Welcome to the latest installment of Chord by Chord, a series designed to build your fretboard familiarity and understanding of harmony. In previous lessons, I showed you the four basic triad types—major, minor, diminished, and augmented—and this time you’ll learn the first chord beyond a triad, a seventh chord.
The Work
There are different types of seventh chords, and the dominant seventh is perhaps the most commonly used in popular music. Often referred to simply as the seventh chord, it takes a major triad and adds the flatted seventh. So a D major triad is spelled D F# A (Example 1), and a D7 chord is spelled D F# A C (Example 2).
Now let’s create D7 chords from various D voicings, first with the open D chord. As shown in Example 3, to change it to D7, all you have to do is replace the D on string 2 with the C (the flatted seventh) on the same string.
Example 4 shows some barred voicings. These chords are often played on just strings 2–5. You might also try them with fingerpicking, using your thumb on string 5 and index, middle, and ring fingers on strings 3, 2, and 1, respectively.

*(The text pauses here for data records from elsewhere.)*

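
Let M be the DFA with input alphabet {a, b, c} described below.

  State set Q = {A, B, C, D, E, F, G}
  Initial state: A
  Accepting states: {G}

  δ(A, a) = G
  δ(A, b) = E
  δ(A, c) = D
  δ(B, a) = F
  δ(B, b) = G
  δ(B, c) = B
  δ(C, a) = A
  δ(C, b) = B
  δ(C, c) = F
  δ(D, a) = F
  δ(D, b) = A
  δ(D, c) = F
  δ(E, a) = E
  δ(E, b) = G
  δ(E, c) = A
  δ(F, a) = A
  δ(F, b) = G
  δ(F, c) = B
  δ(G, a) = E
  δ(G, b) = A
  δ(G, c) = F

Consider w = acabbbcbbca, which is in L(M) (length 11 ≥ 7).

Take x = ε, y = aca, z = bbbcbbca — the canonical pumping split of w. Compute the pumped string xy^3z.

xy^3z = ε·aca·aca·aca·bbbcbbca = acaacaacabbbcbbca.
Reading y = aca takes M from A back to A, so after x·y·y·y the machine is still in A, and z then leads to the accepting state G. Hence acaacaacabbbcbbca ∈ L(M).

acaacaacabbbcbbca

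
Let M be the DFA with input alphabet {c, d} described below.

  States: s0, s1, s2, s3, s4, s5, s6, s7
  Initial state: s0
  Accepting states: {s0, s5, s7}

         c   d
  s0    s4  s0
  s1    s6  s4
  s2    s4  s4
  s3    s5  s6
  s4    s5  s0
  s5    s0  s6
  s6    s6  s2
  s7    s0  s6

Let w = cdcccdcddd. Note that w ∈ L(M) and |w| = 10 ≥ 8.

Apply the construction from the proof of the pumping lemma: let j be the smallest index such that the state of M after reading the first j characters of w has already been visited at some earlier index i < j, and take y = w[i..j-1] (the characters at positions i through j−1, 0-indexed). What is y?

State sequence: s0 -c-> s4 -d-> s0 -c-> s4 -c-> s5 -c-> s0 -d-> s0 -c-> s4 -d-> s0 -d-> s0 -d-> s0
First repeat at step 2: s0 was already visited.

So i = 0, j = 2, giving x = w[0:0] = ε, y = w[0:2] = cd, z = w[2:10] = cccdcddd.
Check: |xy| = 2 ≤ 8 and |y| = 2 ≥ 1. Reading y takes M from s0 back to s0, so every xyⁱz is accepted.
Since M has 8 states, any run of length ≥ 8 visits 8+1 states, so by pigeonhole some state repeats within the first 8 steps — that repeat gives the pumpable loop.

cd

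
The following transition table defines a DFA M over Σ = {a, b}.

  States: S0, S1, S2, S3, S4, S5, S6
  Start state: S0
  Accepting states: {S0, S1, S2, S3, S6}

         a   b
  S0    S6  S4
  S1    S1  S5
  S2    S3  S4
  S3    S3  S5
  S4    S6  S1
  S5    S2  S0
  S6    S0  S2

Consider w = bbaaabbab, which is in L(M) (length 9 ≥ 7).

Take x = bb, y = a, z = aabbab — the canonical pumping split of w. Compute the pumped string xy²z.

bbaaaabbab

xy^2z = bb·a·a·aabbab = bbaaaabbab.
Reading y = a takes M from S1 back to S1, so after x·y·y the machine is still in S1, and z then leads to the accepting state S2. Hence bbaaaabbab ∈ L(M).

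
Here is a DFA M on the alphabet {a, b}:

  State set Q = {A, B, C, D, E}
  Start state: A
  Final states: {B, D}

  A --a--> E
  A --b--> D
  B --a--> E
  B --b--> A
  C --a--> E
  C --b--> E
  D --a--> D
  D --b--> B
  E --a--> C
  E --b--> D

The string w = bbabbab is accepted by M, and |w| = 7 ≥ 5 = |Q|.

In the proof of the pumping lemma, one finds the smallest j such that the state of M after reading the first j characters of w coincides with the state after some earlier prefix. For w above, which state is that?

D

Run of M on w = b b a b b a b:
  step 0: A  (start)
  step 1: D  (read b: A→D)
  step 2: B  (read b: D→B)
  step 3: E  (read a: B→E)
  step 4: D  (read b: E→D)   ← first repeat (D seen earlier)
  step 5: B  (read b: D→B)
  step 6: E  (read a: B→E)
  step 7: D  (read b: E→D)

The earliest repeat is at step j = 4: M is in D, which it already visited at step i = 1.
Pumping length from the standard proof: p = 5 (the number of states). The repeated state found above gives |xy| = j ≤ 5 and |y| = j − i ≥ 1.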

In Example 5 we have a less common D voicing, which can be modified to make a more common D7 shape. Example 6a takes you up to a barre chord in tenth position. All you have to do to get to a D7 chord from the D is remove your fourth finger. A variation on Ex. 6a is shown in Example 6b. This D7 shape is the same, but by adding your fourth finger to string 2, fret 13, you are doubling the flatted seventh that is also played an octave lower, on string 4, fret 10.

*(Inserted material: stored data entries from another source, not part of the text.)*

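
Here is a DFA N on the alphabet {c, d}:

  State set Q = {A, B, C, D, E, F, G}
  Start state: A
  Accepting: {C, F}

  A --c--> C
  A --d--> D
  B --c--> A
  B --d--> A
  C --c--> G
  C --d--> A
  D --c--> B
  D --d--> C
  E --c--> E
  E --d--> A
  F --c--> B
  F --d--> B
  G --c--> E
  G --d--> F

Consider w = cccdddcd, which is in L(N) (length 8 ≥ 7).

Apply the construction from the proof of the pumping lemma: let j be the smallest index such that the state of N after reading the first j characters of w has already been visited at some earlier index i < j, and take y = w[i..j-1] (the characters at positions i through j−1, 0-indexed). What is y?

cccd

State sequence: A -c-> C -c-> G -c-> E -d-> A -d-> D -d-> C -c-> G -d-> F
First repeat at step 4: A was already visited.

So i = 0, j = 4, giving x = w[0:0] = ε, y = w[0:4] = cccd, z = w[4:8] = ddcd.
Check: |xy| = 4 ≤ 7 and |y| = 4 ≥ 1. Reading y takes N from A back to A, so every xyⁱz is accepted.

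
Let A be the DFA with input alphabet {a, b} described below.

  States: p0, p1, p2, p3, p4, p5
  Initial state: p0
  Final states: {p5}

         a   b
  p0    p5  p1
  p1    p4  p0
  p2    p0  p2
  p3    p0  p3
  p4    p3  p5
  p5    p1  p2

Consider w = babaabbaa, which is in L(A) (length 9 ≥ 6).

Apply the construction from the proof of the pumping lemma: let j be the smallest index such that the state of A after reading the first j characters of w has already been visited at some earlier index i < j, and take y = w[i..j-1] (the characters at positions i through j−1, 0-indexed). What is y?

State sequence: p0 -b-> p1 -a-> p4 -b-> p5 -a-> p1 -a-> p4 -b-> p5 -b-> p2 -a-> p0 -a-> p5
First repeat at step 4: p1 was already visited.

So i = 1, j = 4, giving x = w[0:1] = b, y = w[1:4] = aba, z = w[4:9] = abbaa.
Check: |xy| = 4 ≤ 6 and |y| = 3 ≥ 1. Reading y takes A from p1 back to p1, so every xyⁱz is accepted.

aba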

Example 7 is identical to Ex. 3, but with each fretted note moved up an octave (12 frets), for a more dramatic sound—a voicing that will be more difficult to play if you’re on a guitar with a 12th-fret neck junction.
The Result
If you’ve done the work, now you know how a D7 chord is constructed and how to change various D shapes to D7. Van Morrison’s “Brown Eyed Girl” is a well-known song that makes use of a D7 chord, as well as a handful of others that you should already know.